Soddisfatto il relatore di opposizione, Piergiorgio Fabbri (M5s): “Finalmente diamo attuazione alla legge nazionale sulla lotta agli sprechi alimentari e farmaceutici introducendo i concetti di economia circolare tanto cari all’Europa. Il recupero dei farmaci non utilizzati per la loro ri-prescrizione ad altri pazienti comporterà ingenti risparmi per le casse regionali, quantificabili in diversi milioni di euro”.

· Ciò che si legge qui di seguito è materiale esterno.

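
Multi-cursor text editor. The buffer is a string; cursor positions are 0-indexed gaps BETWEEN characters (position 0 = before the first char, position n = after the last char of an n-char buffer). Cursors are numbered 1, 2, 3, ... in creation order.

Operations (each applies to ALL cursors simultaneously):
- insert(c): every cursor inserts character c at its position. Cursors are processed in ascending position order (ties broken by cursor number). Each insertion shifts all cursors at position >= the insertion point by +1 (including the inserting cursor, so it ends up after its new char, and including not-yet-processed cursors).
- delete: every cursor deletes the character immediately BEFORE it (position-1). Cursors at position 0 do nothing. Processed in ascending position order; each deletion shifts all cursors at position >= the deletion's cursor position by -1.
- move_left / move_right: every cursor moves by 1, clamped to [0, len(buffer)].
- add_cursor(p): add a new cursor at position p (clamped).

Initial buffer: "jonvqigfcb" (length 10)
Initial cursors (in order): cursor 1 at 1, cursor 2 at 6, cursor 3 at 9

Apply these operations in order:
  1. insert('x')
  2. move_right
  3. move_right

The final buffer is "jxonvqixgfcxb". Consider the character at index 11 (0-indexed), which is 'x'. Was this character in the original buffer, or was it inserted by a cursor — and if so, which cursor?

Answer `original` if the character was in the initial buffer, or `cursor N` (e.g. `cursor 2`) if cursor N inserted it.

After op 1 (insert('x')): buffer="jxonvqixgfcxb" (len 13), cursors c1@2 c2@8 c3@12, authorship .1.....2...3.
After op 2 (move_right): buffer="jxonvqixgfcxb" (len 13), cursors c1@3 c2@9 c3@13, authorship .1.....2...3.
After op 3 (move_right): buffer="jxonvqixgfcxb" (len 13), cursors c1@4 c2@10 c3@13, authorship .1.....2...3.
Authorship (.=original, N=cursor N): . 1 . . . . . 2 . . . 3 .
Index 11: author = 3

Answer: cursor 3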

La proposta di legge prevede la concessione di contributi per progetti di recupero e distribuzione gratuita delle eccedenze alimentari e non alimentari. La giunta regionale dovrà ogni anno adottare, previo parere della commissione regionale competente, un programma di interventi con le attività che intende promuovere, le modalità e le risorse a disposizione che per il 2017 ammontano a 100 mila euro.
Prevista, sul fronte farmaceutico, l’implementazione di un data base (Sirmi) per la tracciabilità dei medicinali recuperati e ri-prescritti, con l’obiettivo di evitare il sorgere di un mercato-nero del farmaco e a tutela del paziente che li assume.